Non si può dire che Giorgia Meloni abbia fatto niente per nascondere l'intenzione di puntare sul confronto con Elly Schelin per dare una vigorosa spinta verso la resurrezione del bipolarismo. C'è riuscita, ha rivendicato e gioito pubblicamente per il risultato. A Elly può non far piacere l'essere così palesemente usata ma quella spinta fa comodo anche a lei: gli interessi delle due signore, leader dei sue soli partiti italiani a due cifre e anzi degli unici sopra il 20 per cento hanno interessi convergenti, che piaccia loro o meno. Ma la spinta, anzi lo spintone delle Europee non basta. Restano due problemi, depotenziati, con poche armi ma ancora in piedi nonostante tutto: uno si chiama Matteo Salvini, l'altro Giuseppe Conte.

Però non è affatto detto che la loro permanenza ai vertici dei rispettivi partiti, senza che né l'uno né l'altro abbiano abbandonato il sogno di condizionare il nascente nuovo bipolarismo, sia la soluzione peggiore né per Giorgia a destra né per Elly a sinistra.

Salvini è stato letteralmente salvato dal generale Vannacci. Non cessa di ringraziarlo e ne ha ben donde. La presenza in lista del generale acchiappavoti, per quanto sgradita a moltissimi leghisti della prima, seconda e terza ora, ha evitato il crollo percentuale nei risultati. Salvini, anzi, grazie a un provvidenziale 0,1 per cento in più delle Politiche 2022 può dire, nonostante abbia perso circa 200mila voti, di aver raggiunto l'obiettivo che si era pubblicamente prefissato: un risultato migliore del 2022 pur se solo di un soffio. Quel risultato raggiunto grazie al miracolo Vannacci lo salva: il complottone nordico per far fuori il leader partiva infatti dalla previsione, data per certa ovunque fino a un paio di settimane fa, del crollo elettorale. In vista di quel capitombolo, e per renderlo più certo, l'ex pupillo di Bossi Reguzzoni aveva creato la corrente nordista di Fi e Grimoldi aveva dato vita, col beneplacito di Bossi, ai Comitati per il Nord.
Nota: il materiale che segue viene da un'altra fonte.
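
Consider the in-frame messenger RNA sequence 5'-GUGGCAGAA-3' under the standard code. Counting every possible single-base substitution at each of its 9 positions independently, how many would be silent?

Codon 1 (GUG, Val): 3 synonymous substitutions.
Codon 2 (GCA, Ala): 3 synonymous substitutions.
Codon 3 (GAA, Glu): 1 synonymous substitution.
Total: 3 + 3 + 1 = 7.

7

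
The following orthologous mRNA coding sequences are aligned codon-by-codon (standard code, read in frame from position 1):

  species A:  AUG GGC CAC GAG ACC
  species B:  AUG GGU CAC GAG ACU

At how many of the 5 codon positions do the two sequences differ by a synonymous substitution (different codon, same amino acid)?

2

Codon 1: AUG Met / AUG Met — identical.
Codon 2: GGC Gly / GGU Gly — synonymous.
Codon 3: CAC His / CAC His — identical.
Codon 4: GAG Glu / GAG Glu — identical.
Codon 5: ACC Thr / ACU Thr — synonymous.
Synonymous differences: 2.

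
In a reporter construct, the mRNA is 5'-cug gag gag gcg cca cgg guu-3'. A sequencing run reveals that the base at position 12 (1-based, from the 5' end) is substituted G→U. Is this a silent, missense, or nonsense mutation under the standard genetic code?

silent

Position 12 falls in codon 4: GCG → Ala.
After the substitution the codon is GCU → Ala.
Both encode Ala, so the change is synonymous.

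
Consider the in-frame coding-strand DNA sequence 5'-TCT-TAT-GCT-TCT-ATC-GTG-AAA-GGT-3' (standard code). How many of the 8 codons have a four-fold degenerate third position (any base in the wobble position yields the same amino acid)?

5

Codon 1 TCT (Ser): third position 4-fold.
Codon 2 TAT (Tyr): third position 2-fold.
Codon 3 GCT (Ala): third position 4-fold.
Codon 4 TCT (Ser): third position 4-fold.
Codon 5 ATC (Ile): third position 3-fold.
Codon 6 GTG (Val): third position 4-fold.
Codon 7 AAA (Lys): third position 2-fold.
Codon 8 GGT (Gly): third position 4-fold.
Four-fold degenerate third positions: 5.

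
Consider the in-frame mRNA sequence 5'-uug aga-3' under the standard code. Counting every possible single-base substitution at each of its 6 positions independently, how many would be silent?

4

Codon 1 (UUG, Leu): 2 synonymous substitutions.
Codon 2 (AGA, Arg): 2 synonymous substitutions.
Total: 2 + 2 = 4.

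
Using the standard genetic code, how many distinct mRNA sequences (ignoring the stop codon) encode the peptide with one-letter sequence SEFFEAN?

Ser: 6 codons.
Glu: 2 codons.
Phe: 2 codons.
Phe: 2 codons.
Glu: 2 codons.
Ala: 4 codons.
Asn: 2 codons.
6 × 2 × 2 × 2 × 2 × 4 × 2 = 768.

768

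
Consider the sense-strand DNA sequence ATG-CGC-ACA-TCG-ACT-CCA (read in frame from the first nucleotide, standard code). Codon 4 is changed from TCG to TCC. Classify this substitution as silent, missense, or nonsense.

silent

Position 12 falls in codon 4: TCG → Ser.
After the substitution the codon is TCC → Ser.
Both encode Ser, so the change is synonymous.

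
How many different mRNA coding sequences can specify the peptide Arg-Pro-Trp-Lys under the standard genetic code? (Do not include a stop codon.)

Arg: 6 codons.
Pro: 4 codons.
Trp: 1 codon.
Lys: 2 codons.
6 × 4 × 1 × 2 = 48.

48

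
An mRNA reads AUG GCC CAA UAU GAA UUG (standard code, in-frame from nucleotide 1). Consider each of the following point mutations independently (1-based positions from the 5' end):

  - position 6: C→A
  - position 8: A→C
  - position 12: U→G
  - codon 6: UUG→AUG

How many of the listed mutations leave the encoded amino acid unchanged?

Codon 2: GCC (Ala) → GCA (Ala) — synonymous.
Codon 3: CAA (Gln) → CCA (Pro) — missense.
Codon 4: UAU (Tyr) → UAG (Stop) — nonsense.
Codon 6: UUG (Leu) → AUG (Met) — missense.
Synonymous: 1 of 4.

1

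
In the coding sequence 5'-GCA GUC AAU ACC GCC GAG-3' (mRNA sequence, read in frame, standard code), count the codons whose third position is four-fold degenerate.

4

Codon 1 GCA (Ala): third position 4-fold.
Codon 2 GUC (Val): third position 4-fold.
Codon 3 AAU (Asn): third position 2-fold.
Codon 4 ACC (Thr): third position 4-fold.
Codon 5 GCC (Ala): third position 4-fold.
Codon 6 GAG (Glu): third position 2-fold.
Four-fold degenerate third positions: 4.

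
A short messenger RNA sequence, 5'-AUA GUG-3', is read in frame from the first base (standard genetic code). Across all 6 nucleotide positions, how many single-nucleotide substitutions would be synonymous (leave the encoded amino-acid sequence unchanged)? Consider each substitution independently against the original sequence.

5

Codon 1 (AUA, Ile): 2 synonymous substitutions.
Codon 2 (GUG, Val): 3 synonymous substitutions.
Total: 2 + 3 = 5.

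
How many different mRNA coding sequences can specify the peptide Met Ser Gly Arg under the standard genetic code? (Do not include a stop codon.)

144

Met: 1 codon.
Ser: 6 codons.
Gly: 4 codons.
Arg: 6 codons.
1 × 6 × 4 × 6 = 144.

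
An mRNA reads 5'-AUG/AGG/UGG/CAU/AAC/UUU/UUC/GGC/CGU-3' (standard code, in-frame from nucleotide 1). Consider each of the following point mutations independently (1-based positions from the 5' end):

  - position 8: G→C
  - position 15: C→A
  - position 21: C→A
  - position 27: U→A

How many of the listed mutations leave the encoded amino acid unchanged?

1

Codon 3: UGG (Trp) → UCG (Ser) — missense.
Codon 5: AAC (Asn) → AAA (Lys) — missense.
Codon 7: UUC (Phe) → UUA (Leu) — missense.
Codon 9: CGU (Arg) → CGA (Arg) — synonymous.
Synonymous: 1 of 4.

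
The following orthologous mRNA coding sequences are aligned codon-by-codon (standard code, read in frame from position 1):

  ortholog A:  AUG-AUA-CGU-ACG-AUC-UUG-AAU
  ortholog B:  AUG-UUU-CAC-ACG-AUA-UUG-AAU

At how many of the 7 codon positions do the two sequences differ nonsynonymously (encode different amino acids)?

Codon 1: AUG Met / AUG Met — identical.
Codon 2: AUA Ile / UUU Phe — nonsynonymous.
Codon 3: CGU Arg / CAC His — nonsynonymous.
Codon 4: ACG Thr / ACG Thr — identical.
Codon 5: AUC Ile / AUA Ile — synonymous.
Codon 6: UUG Leu / UUG Leu — identical.
Codon 7: AAU Asn / AAU Asn — identical.
Nonsynonymous differences: 2.

2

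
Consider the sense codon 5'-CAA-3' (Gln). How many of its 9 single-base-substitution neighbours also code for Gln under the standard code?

1

Position 1: none → 0 synonymous.
Position 2: none → 0 synonymous.
Position 3: CAG → 1 synonymous.
Total: 0 + 0 + 1 = 1.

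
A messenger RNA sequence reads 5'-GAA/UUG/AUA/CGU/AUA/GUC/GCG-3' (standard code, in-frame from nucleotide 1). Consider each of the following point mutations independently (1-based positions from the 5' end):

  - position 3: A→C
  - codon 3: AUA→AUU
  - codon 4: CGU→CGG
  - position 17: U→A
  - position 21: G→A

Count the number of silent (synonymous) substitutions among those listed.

3

Codon 1: GAA (Glu) → GAC (Asp) — missense.
Codon 3: AUA (Ile) → AUU (Ile) — synonymous.
Codon 4: CGU (Arg) → CGG (Arg) — synonymous.
Codon 6: GUC (Val) → GAC (Asp) — missense.
Codon 7: GCG (Ala) → GCA (Ala) — synonymous.
Synonymous: 3 of 5.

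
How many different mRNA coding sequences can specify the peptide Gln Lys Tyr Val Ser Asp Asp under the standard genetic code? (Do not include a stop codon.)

Gln: 2 codons.
Lys: 2 codons.
Tyr: 2 codons.
Val: 4 codons.
Ser: 6 codons.
Asp: 2 codons.
Asp: 2 codons.
2 × 2 × 2 × 4 × 6 × 2 × 2 = 768.

768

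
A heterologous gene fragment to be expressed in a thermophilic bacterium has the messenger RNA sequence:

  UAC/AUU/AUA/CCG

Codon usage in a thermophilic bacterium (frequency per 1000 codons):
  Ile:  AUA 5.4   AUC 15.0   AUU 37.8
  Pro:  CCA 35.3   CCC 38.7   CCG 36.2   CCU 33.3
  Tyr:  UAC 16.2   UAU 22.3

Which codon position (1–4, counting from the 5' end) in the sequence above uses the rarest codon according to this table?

3

Codon 1 UAC (Tyr): 16.2 per 1000.
Codon 2 AUU (Ile): 37.8 per 1000.
Codon 3 AUA (Ile): 5.4 per 1000.
Codon 4 CCG (Pro): 36.2 per 1000.
Lowest frequency is 5.4 at codon 3.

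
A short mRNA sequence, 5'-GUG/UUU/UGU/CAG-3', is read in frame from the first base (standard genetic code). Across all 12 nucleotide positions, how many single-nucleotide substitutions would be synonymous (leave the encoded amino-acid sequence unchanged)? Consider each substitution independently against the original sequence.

6

Codon 1 (GUG, Val): 3 synonymous substitutions.
Codon 2 (UUU, Phe): 1 synonymous substitution.
Codon 3 (UGU, Cys): 1 synonymous substitution.
Codon 4 (CAG, Gln): 1 synonymous substitution.
Total: 3 + 1 + 1 + 1 = 6.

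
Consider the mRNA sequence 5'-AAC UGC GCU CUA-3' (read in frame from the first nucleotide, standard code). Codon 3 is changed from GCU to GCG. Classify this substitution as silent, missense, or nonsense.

silent

Position 9 falls in codon 3: GCU → Ala.
After the substitution the codon is GCG → Ala.
Both encode Ala, so the change is synonymous.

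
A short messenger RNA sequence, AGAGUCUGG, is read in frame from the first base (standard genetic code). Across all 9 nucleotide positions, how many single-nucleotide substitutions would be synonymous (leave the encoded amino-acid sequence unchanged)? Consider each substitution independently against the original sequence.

5

Codon 1 (AGA, Arg): 2 synonymous substitutions.
Codon 2 (GUC, Val): 3 synonymous substitutions.
Codon 3 (UGG, Trp): 0 synonymous substitutions.
Total: 2 + 3 + 0 = 5.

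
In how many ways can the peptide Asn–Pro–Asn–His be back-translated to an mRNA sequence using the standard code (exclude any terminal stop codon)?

Asn: 2 codons.
Pro: 4 codons.
Asn: 2 codons.
His: 2 codons.
2 × 4 × 2 × 2 = 32.

32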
Mancato il risultato disastroso che avrebbe dovuto dare il via alla rivolta tutto è diventato infinitamente più difficile per i frondisti. Fedriga e Zaia, i governatori il cui appoggio è essenziale per tentare il golpe interno, non si muoveranno, essendo il successo incerto. Ancora sul trono, sia pur traballante, il leghista prepara una notte dei lunghi coltelli a colpi di espulsioni, carezzando addirittura l'ipotesi di cacciare il padre fondatore, Bossi Umberto. Va detto che permettere di rendere noto il voto per un altro partito, in elezioni cruciali come erano quelle della settimana scorsa per la Lega, sarebbe un caso da espulsione quasi ovunque. Ma Bossi è Bossi e dunque Salvini probabilmente non arriverà a tanto. Ma per il resto farà il possibile per seminare il terrore soprattutto in Lombardia, la vera base della rivolta sognata, molto più del Veneto. Il bello è che l'apporto prezioso di Vannacci potrebbe rivelarsi una meteora. Il generale pensa seriamente a un suo partito, magari con la X della X Mas come simbolo. Ha usato la canidatura per creare in tutte le circoscrizioni comitati elettorali che dovrebbero essere la culla della sua nuova formazione. Salvini cerca di trattenerlo: anche per questo lo copre ogni giorno di complimenti e conferma a voce alta l'intenzione di proseguire sulla strada della Lega “nazionale”, opposta a quella nordica di Bossi e dei ribelli come Grimoldi. Conte ha fatto la scena di chi dopo la batosta meditava l'addio. Non ci ha mai pensato sul serio e la melanconica disposizione d'animo ostentata serviva solo a farsi blindare dai dirigenti del Movimento, ove mai avessero preso in considerazione di dargli il benservito e in realtà lo facevano in pochissimi. Conte è una garanzia: quella che il Movimento non tornerà ai bei tempi del “noi contro tutti” e dell'antipolitica. Perché i dirigenti del M5S oggi sono appunto politici.

Dunque Salvini continuerà a punzecchiare la premier e Conte a cercare di contendere la centralità a Schlein. Ma entrambi saranno costretti a farlo con faretre quasi vuote. Per la premier sarebbe peggio doversela vedere con una Lega rigorosamente nordista: meno rumorosa e caciarona ma anche meno flessibile. Per la segretaria sarebbe molto più difficile dover fare i conti con un M5S alla Di Battista, indisponibile a mediazioni e alleanze. Per entrambe i rompiscatole noti ma ulteriormente ridimensionati sono l'opzione migliore.